More pit stops doesn’t always mean more drama, and the Spanish Grand Prix proved exactly that as Lewis Hamilton and Mercedes flexed their muscles in response to Max Verstappen’s Silverstone win.
With high temperatures forecast throughout the weekend in Spain, all of the questions ahead of the race were surrounding Red Bull’s chances and whether they could repeat the kind of performance that they had shown just one week ago in the heat of the 70th Anniversary Grand Prix.
Verstappen’s third place on the grid put him in a solid position to find out, and the intrigue only grew when he jumped Valtteri Bottas off the line to run second behind pole-sitter Hamilton.
For a few laps the Red Bull sat close to the Mercedes but the ease with which Hamilton kept Verstappen out of DRS range was a telling sign of what was to come.
“Gap is beginning to close a little on Lewis,” said Verstappen’s engineer on lap five.
“Yeah I know, but he is just driving super slow,” came the reply.
Sure enough, Hamilton started to pull away as the soft tyre held up well for the first stint. No such tyre worries compared to Silverstone.
Stroll slips past Bottas as Hamilton leads at the start
Ahead, Hamilton remained out of DRS range of Verstappen, and tyre management appeared to be the order of the day for the top runners.
Bottas had dropped to fourth off the line as Lance Stroll displayed what is an often-overlooked strength of his, namely his racecraft on the opening lap. The young Canadian was squeezed on the inside as Bottas found himself sandwiched between the Racing Point and Verstappen, but Stroll judged it to perfection to sweep into third at Turn One.
It was to be a short-lived run there, as the activation of DRS saw Bottas re-take third by Turn One and scamper up the road after the leaders. Verstappen complained that his rear tyres were going off on lap 17, but Bottas was too far back to take advantage as Red Bull extended the stint – much to their driver’s annoyance – to ensure a first pit stop would release him into clear air ahead of Stroll and Sergio Perez in fourth and fifth respectively.
The running order at the start of the race — and until the end
The two Racing Points were comfortably keeping Alex Albon at bay so Red Bull tried something different with the other car, but an early stop for hard tyres only dropped him into traffic. And as everyone knows, the Circuit de Barcelona-Catalunya is not an easy place to overtake at.
That was certainly true today, with the battle for the points seeing close running but no real wheel-to-wheel battling. Ferrari was already struggling before Charles Leclerc spun at the chicane just after halfway and failed to get moving for a while, with the team saying an electrical issue caused the power unit to switch off.

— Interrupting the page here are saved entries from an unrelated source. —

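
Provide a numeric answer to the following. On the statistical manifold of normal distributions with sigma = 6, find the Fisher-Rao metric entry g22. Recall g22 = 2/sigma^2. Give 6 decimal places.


For the 2-parameter normal family, the Fisher metric has:
  g11 = 1/sigma^2, g22 = 2/sigma^2.
sigma = 6, sigma^2 = 36.
g22 = 0.055556

0.055556


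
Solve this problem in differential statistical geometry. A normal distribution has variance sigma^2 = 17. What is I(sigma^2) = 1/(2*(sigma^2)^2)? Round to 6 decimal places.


Fisher information for variance: I(sigma^2) = 1/(2*sigma^4).
sigma^2 = 17, so sigma^4 = 289.
I = 1/(2*289) = 1/578 = 0.001730

0.001730


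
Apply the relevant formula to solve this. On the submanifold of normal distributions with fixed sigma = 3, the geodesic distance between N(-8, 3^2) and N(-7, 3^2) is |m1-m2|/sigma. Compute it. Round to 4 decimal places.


On the fixed-variance normal subfamily, geodesic distance = |m1-m2|/sigma.
|-8 - -7| = 1.
sigma = 3.
d = 1/3 = 0.3333

0.3333


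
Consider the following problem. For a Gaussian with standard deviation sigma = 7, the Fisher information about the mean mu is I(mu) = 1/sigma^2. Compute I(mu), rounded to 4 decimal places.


The Fisher information for the mean of a normal distribution is I(mu) = 1/sigma^2.
sigma = 7, so sigma^2 = 49.
I(mu) = 1/49 = 0.0204

0.0204


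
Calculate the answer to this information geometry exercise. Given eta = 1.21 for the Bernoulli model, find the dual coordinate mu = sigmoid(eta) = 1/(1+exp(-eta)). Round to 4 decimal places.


Dual coordinate (expectation parameter) for Bernoulli:
mu = 1/(1+exp(-eta)).
eta = 1.21.
exp(-eta) = exp(-1.21) = 0.298197.
mu = 1/(1+0.298197) = 0.7703

0.7703


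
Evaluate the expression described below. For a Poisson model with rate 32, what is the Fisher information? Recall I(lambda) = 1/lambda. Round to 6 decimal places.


Fisher information for Poisson: I(lambda) = 1/lambda.
lambda = 32.
I(lambda) = 1/32 = 0.031250

0.031250


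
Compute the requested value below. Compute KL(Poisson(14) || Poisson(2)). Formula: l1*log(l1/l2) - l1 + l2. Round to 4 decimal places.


KL divergence for Poisson:
KL = l1*log(l1/l2) - l1 + l2.
l1 = 14, l2 = 2.
log(14/2) = 1.94591.
l1*log(l1/l2) = 14 * 1.94591 = 27.242742.
KL = 27.242742 - 14 + 2 = 15.2427

15.2427


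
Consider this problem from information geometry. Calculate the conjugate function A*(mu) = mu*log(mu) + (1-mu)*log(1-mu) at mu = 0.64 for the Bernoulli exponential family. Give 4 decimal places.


Legendre transform for Bernoulli:
A*(mu) = mu*log(mu) + (1-mu)*log(1-mu).
mu = 0.64, 1-mu = 0.36.
mu*log(mu) = 0.64*log(0.64) = -0.285624.
(1-mu)*log(1-mu) = 0.36*log(0.36) = -0.367794.
A* = -0.285624 + -0.367794 = -0.6534

-0.6534


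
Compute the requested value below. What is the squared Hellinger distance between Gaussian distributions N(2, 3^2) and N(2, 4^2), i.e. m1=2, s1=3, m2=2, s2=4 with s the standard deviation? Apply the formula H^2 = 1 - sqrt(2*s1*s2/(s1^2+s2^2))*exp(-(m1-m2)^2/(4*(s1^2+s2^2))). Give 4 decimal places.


Squared Hellinger distance for Gaussians:
H^2 = 1 - sqrt(2*s1*s2/(s1^2+s2^2)) * exp(-(m1-m2)^2/(4*(s1^2+s2^2))).
s1^2 = 9, s2^2 = 16, s1^2+s2^2 = 25.
sqrt(2*3*4/(25)) = 0.979796.
(m1-m2)^2 = (0)^2 = 0.
exp(-0/(4*25)) = exp(0.0) = 1.0.
H^2 = 1 - 0.979796*1.0 = 0.0202

0.0202


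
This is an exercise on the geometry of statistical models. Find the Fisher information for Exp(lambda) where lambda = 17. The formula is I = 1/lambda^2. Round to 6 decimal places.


Fisher information for exponential: I(lambda) = 1/lambda^2.
lambda = 17, lambda^2 = 289.
I = 1/289 = 0.003460

0.003460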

The bizarre moment threatened to bring out a safety car that could have spiced the race up, but Leclerc was able to get going again. The problem was he had just given up on restarting the car and so had undone his seatbelt, forcing him to come back to the pits where Ferrari opted to retire.

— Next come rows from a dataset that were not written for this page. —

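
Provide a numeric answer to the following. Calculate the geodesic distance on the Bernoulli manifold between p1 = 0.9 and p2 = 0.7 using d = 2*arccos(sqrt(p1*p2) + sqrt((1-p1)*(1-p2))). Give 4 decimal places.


Geodesic distance on Bernoulli manifold:
d(p1,p2) = 2*arccos(sqrt(p1*p2) + sqrt((1-p1)*(1-p2))).
sqrt(p1*p2) = sqrt(0.9*0.7) = 0.793725.
sqrt((1-p1)*(1-p2)) = sqrt(0.1*0.3) = 0.173205.
arg = 0.793725 + 0.173205 = 0.96693.
d = 2*arccos(0.96693) = 0.5158

0.5158


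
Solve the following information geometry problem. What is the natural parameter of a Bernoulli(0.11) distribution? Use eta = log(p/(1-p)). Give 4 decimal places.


Natural parameter for Bernoulli: eta = log(p/(1-p)).
p = 0.11, 1-p = 0.89.
p/(1-p) = 0.123596.
eta = log(0.123596) = -2.0907

-2.0907


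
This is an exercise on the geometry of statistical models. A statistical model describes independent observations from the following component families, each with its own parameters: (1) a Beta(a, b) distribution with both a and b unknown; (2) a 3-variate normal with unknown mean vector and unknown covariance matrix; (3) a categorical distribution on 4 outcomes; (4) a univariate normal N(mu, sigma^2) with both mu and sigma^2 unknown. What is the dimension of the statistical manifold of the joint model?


The dimension of a statistical manifold equals the number of free
(independent) real parameters of the model. For a product of independent
blocks the parameter counts add.
- Beta (a, b): 2.
- 3-variate normal: 3 (mean) + 3*4/2 = 6 (symmetric covariance) = 9.
- categorical on 4 outcomes (probabilities sum to 1): 4-1 = 3.
- normal (mu, sigma^2): 2.
Total = 2 + 9 + 3 + 2 = 16.
Dimension = 16

16


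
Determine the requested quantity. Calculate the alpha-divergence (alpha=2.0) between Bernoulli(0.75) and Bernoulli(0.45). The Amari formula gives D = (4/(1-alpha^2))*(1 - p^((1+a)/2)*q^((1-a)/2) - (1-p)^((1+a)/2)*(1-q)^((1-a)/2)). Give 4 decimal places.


Amari alpha-divergence:
D = (4/(1-alpha^2))*(1 - p^((1+a)/2)*q^((1-a)/2) - (1-p)^((1+a)/2)*(1-q)^((1-a)/2)).
alpha = 2.0, p = 0.75, q = 0.45.
e1 = (1+alpha)/2 = 1.5, e2 = (1-alpha)/2 = -0.5.
t1 = p^e1 * q^e2 = 0.75^1.5 * 0.45^-0.5 = 0.968246.
t2 = (1-p)^e1 * (1-q)^e2 = 0.25^1.5 * 0.55^-0.5 = 0.16855.
4/(1-alpha^2) = -1.333333.
D = -1.333333*(1 - 0.968246 - 0.16855) = 0.1824

0.1824


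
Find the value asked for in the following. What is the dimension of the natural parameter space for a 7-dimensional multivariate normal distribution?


Exponential family dimension calculation:
For 7-dim MVN: mean has 7 params, covariance has 7*8/2 = 28 unique entries.
Total dim = 7 + 28 = 35.

35


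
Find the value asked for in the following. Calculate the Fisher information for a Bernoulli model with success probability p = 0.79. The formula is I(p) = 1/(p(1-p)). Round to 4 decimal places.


For Bernoulli(p), Fisher information is I(p) = 1/(p*(1-p)).
p = 0.79, 1-p = 0.21.
p*(1-p) = 0.1659.
I(p) = 1/0.1659 = 6.0277

6.0277


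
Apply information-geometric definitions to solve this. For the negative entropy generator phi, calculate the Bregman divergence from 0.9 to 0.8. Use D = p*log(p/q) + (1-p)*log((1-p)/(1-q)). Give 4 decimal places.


Bregman divergence with negative entropy generator:
D = p*log(p/q) + (1-p)*log((1-p)/(1-q)).
p = 0.9, q = 0.8.
p*log(p/q) = 0.9*log(0.9/0.8) = 0.106005.
(1-p)*log((1-p)/(1-q)) = 0.1*log(0.1/0.2) = -0.069315.
D = 0.106005 + -0.069315 = 0.0367

0.0367


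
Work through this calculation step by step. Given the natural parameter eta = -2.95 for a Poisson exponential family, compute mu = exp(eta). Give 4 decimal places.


Expectation parameter for Poisson exponential family:
mu = exp(eta).
eta = -2.95.
mu = exp(-2.95) = 0.0523

0.0523


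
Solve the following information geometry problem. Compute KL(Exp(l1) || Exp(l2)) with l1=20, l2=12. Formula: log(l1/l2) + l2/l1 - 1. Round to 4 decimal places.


KL divergence for exponential family:
KL = log(l1/l2) + l2/l1 - 1.
log(20/12) = 0.510826.
12/20 = 0.6.
KL = 0.510826 + 0.6 - 1 = 0.1108

0.1108


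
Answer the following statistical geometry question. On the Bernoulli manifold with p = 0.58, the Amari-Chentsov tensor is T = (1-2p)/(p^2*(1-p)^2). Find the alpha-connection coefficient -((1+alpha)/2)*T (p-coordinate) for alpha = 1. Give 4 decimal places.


Skewness (Amari-Chentsov) tensor: T = (1-2p)/(p^2*(1-p)^2).
p = 0.58, 1-2p = -0.16, p^2 = 0.3364, (1-p)^2 = 0.1764.
T = -0.16/(0.3364 * 0.1764) = -2.696283.
In the p-coordinate, Gamma^(alpha) = Gamma^(0) - (alpha/2)*T with Gamma^(0) = (1/2)*g'(p) = -T/2,
so Gamma^(alpha) = -((1+alpha)/2)*T.
alpha = 1, -(1+alpha)/2 = -1.0.
Gamma = -1.0 * -2.696283 = 2.6963

2.6963


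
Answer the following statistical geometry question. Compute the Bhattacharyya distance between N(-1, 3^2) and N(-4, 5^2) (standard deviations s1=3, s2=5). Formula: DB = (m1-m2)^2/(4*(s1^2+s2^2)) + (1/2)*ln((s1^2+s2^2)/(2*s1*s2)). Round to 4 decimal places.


Bhattacharyya distance between two Gaussians:
DB = (m1-m2)^2/(4*(s1^2+s2^2)) + (1/2)*ln((s1^2+s2^2)/(2*s1*s2)).
(m1-m2)^2 = (3)^2 = 9.
s1^2+s2^2 = 9 + 25 = 34.
term1 = 9/136 = 0.066176.
term2 = 0.5*ln(34/30.0) = 0.062582.
DB = 0.066176 + 0.062582 = 0.1288

0.1288


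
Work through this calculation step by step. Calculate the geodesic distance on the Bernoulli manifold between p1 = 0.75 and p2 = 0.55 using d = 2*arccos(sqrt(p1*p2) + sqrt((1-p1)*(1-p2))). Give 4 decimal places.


Geodesic distance on Bernoulli manifold:
d(p1,p2) = 2*arccos(sqrt(p1*p2) + sqrt((1-p1)*(1-p2))).
sqrt(p1*p2) = sqrt(0.75*0.55) = 0.642262.
sqrt((1-p1)*(1-p2)) = sqrt(0.25*0.45) = 0.33541.
arg = 0.642262 + 0.33541 = 0.977672.
d = 2*arccos(0.977672) = 0.4234

0.4234


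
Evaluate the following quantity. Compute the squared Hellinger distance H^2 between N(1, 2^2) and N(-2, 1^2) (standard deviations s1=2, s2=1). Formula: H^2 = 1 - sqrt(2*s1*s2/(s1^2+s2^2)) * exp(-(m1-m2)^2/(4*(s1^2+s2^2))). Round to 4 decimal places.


Squared Hellinger distance for Gaussians:
H^2 = 1 - sqrt(2*s1*s2/(s1^2+s2^2)) * exp(-(m1-m2)^2/(4*(s1^2+s2^2))).
s1^2 = 4, s2^2 = 1, s1^2+s2^2 = 5.
sqrt(2*2*1/(5)) = 0.894427.
(m1-m2)^2 = (3)^2 = 9.
exp(-9/(4*5)) = exp(-0.45) = 0.637628.
H^2 = 1 - 0.894427*0.637628 = 0.4297

0.4297


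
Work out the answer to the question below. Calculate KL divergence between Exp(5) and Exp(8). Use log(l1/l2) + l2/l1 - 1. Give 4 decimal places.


KL divergence for exponential family:
KL = log(l1/l2) + l2/l1 - 1.
log(5/8) = -0.470004.
8/5 = 1.6.
KL = -0.470004 + 1.6 - 1 = 0.1300

0.1300


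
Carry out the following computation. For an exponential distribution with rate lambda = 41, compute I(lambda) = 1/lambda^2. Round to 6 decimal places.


Fisher information for exponential: I(lambda) = 1/lambda^2.
lambda = 41, lambda^2 = 1681.
I = 1/1681 = 0.000595

0.000595


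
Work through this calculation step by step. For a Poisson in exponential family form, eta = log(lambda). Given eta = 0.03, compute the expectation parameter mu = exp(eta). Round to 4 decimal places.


Expectation parameter for Poisson exponential family:
mu = exp(eta).
eta = 0.03.
mu = exp(0.03) = 1.0305

1.0305


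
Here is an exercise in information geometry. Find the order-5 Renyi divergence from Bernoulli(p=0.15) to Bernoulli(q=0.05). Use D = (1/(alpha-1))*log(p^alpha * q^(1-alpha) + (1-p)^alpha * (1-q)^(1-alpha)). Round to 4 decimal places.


Renyi divergence of order alpha between Bernoulli distributions:
D = (1/(alpha-1))*log(p^alpha * q^(1-alpha) + (1-p)^alpha * (1-q)^(1-alpha)).
alpha = 5, p = 0.15, q = 0.05.
p^alpha * q^(1-alpha) = 0.15^5 * 0.05^-4 = 12.15.
(1-p)^alpha * (1-q)^(1-alpha) = 0.85^5 * 0.95^-4 = 0.544754.
sum = 12.15 + 0.544754 = 12.694754.
D = (1/4)*log(12.694754) = 0.6353

0.6353


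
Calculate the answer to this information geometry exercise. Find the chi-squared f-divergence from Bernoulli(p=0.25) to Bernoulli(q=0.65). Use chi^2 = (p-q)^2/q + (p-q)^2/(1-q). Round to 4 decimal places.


Chi-squared divergence between Bernoulli distributions:
chi^2 = (p-q)^2/q + (p-q)^2/(1-q).
p = 0.25, q = 0.65, p-q = -0.4.
(p-q)^2 = 0.16.
term1 = 0.16/0.65 = 0.246154.
term2 = 0.16/0.35 = 0.457143.
chi^2 = 0.246154 + 0.457143 = 0.7033

0.7033


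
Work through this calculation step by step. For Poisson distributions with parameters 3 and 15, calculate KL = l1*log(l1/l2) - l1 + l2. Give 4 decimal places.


KL divergence for Poisson:
KL = l1*log(l1/l2) - l1 + l2.
l1 = 3, l2 = 15.
log(3/15) = -1.609438.
l1*log(l1/l2) = 3 * -1.609438 = -4.828314.
KL = -4.828314 - 3 + 15 = 7.1717

7.1717


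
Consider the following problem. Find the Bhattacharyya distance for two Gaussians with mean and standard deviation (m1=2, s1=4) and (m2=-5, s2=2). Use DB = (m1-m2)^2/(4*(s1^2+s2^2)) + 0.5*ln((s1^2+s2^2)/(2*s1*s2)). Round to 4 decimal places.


Bhattacharyya distance between two Gaussians:
DB = (m1-m2)^2/(4*(s1^2+s2^2)) + (1/2)*ln((s1^2+s2^2)/(2*s1*s2)).
(m1-m2)^2 = (7)^2 = 49.
s1^2+s2^2 = 16 + 4 = 20.
term1 = 49/80 = 0.6125.
term2 = 0.5*ln(20/16.0) = 0.111572.
DB = 0.6125 + 0.111572 = 0.7241

0.7241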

Seatbelt scramble: Mechanics attend to Leclerc’s restraints in the pits
Emiliano Morenatti/Pool via Getty Image
There was little in the way of offset strategies, as only McLaren opted for two stints on the softs to start with before switching to mediums, with the rest of the field changing compounds at their first stop. Regardless, the tyre delta was rarely big enough to induce overtaking moves, and it was all pretty processional.

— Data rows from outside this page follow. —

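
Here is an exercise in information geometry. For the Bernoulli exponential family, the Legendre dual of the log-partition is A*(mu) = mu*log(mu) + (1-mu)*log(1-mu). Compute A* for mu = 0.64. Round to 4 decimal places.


Legendre transform for Bernoulli:
A*(mu) = mu*log(mu) + (1-mu)*log(1-mu).
mu = 0.64, 1-mu = 0.36.
mu*log(mu) = 0.64*log(0.64) = -0.285624.
(1-mu)*log(1-mu) = 0.36*log(0.36) = -0.367794.
A* = -0.285624 + -0.367794 = -0.6534

-0.6534


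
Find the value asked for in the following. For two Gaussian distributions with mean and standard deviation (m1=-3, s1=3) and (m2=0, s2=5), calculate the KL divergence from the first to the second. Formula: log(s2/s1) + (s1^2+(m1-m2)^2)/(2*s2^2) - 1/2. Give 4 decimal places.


KL divergence between normal distributions:
KL = log(s2/s1) + (s1^2 + (m1-m2)^2)/(2*s2^2) - 1/2.
log(5/3) = 0.510826.
(3^2 + (-3-0)^2)/(2*5^2) = (9 + 9)/50 = 0.36.
KL = 0.510826 + 0.36 - 0.5 = 0.3708

0.3708


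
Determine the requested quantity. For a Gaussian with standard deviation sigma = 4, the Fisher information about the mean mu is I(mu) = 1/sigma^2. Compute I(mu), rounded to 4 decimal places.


The Fisher information for the mean of a normal distribution is I(mu) = 1/sigma^2.
sigma = 4, so sigma^2 = 16.
I(mu) = 1/16 = 0.0625

0.0625


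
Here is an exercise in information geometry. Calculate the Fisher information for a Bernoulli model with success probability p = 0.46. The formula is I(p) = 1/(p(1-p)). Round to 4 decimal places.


For Bernoulli(p), Fisher information is I(p) = 1/(p*(1-p)).
p = 0.46, 1-p = 0.54.
p*(1-p) = 0.2484.
I(p) = 1/0.2484 = 4.0258

4.0258


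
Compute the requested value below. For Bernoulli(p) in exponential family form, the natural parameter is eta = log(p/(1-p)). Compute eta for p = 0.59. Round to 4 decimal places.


Natural parameter for Bernoulli: eta = log(p/(1-p)).
p = 0.59, 1-p = 0.41.
p/(1-p) = 1.439024.
eta = log(1.439024) = 0.3640

0.3640


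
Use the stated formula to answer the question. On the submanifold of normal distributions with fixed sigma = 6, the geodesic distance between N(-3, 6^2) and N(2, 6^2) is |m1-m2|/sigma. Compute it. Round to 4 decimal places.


On the fixed-variance normal subfamily, geodesic distance = |m1-m2|/sigma.
|-3 - 2| = 5.
sigma = 6.
d = 5/6 = 0.8333

0.8333


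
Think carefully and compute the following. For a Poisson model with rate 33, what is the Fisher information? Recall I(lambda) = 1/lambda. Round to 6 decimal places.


Fisher information for Poisson: I(lambda) = 1/lambda.
lambda = 33.
I(lambda) = 1/33 = 0.030303

0.030303


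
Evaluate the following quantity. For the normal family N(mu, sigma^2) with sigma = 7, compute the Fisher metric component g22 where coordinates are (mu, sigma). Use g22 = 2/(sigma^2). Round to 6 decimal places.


For the 2-parameter normal family, the Fisher metric has:
  g11 = 1/sigma^2, g22 = 2/sigma^2.
sigma = 7, sigma^2 = 49.
g22 = 0.040816

0.040816


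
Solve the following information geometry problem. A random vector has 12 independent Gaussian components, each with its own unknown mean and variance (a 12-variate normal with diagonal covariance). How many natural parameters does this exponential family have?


Exponential family dimension calculation:
Each univariate normal has two natural parameters (mu/sigma^2 and -1/(2 sigma^2)).
With 12 independent components, dim = 2 * 12 = 24.

24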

A risk of rain also teased viewers without throwing in an added variable as a heavy thunderstorm skirted just five kilometers away from the track. Verstappen had noted the dark clouds first but all it served to do was force Hamilton to show more of the pace that he had in hand in order to cover off against a potential late twist.
His one moment of concern came after Antonio Giovinazzi barged his way past Romain Grosjean at Turn One, with slight contact in the battle for 16th breaking something off Grosjean’s car. The carbon was left on the exit of Turn Two and Hamilton hit it, but after reporting it to his team there was no damage.
“There was one moment when I think someone’s wing was on the exit of Turn Two and I went through it,” Hamilton said. “It was right where my right front would normally go, it was a big flap, and luckily at the last second I just managed to put it underneath the car.
“But other than that, no [worries]. It was a great, incredible effort from the team, which I’m so thankful for. It was a real shock for us I think, we were not expecting tyre performance to be as it was today and I know on my side I planned to manage the tyres like I did and sometimes you do but it doesn’t work out as you planned. Sometimes you have more deg than you thought but I had much better deg today than I did through P1 and P2 and I think that’s ultimately what made the difference.”
“Spectacular tyre management” Hamilton was told after crossing the line. “I was in a different zone there,” he replied. “I didn’t even know it was the last lap.”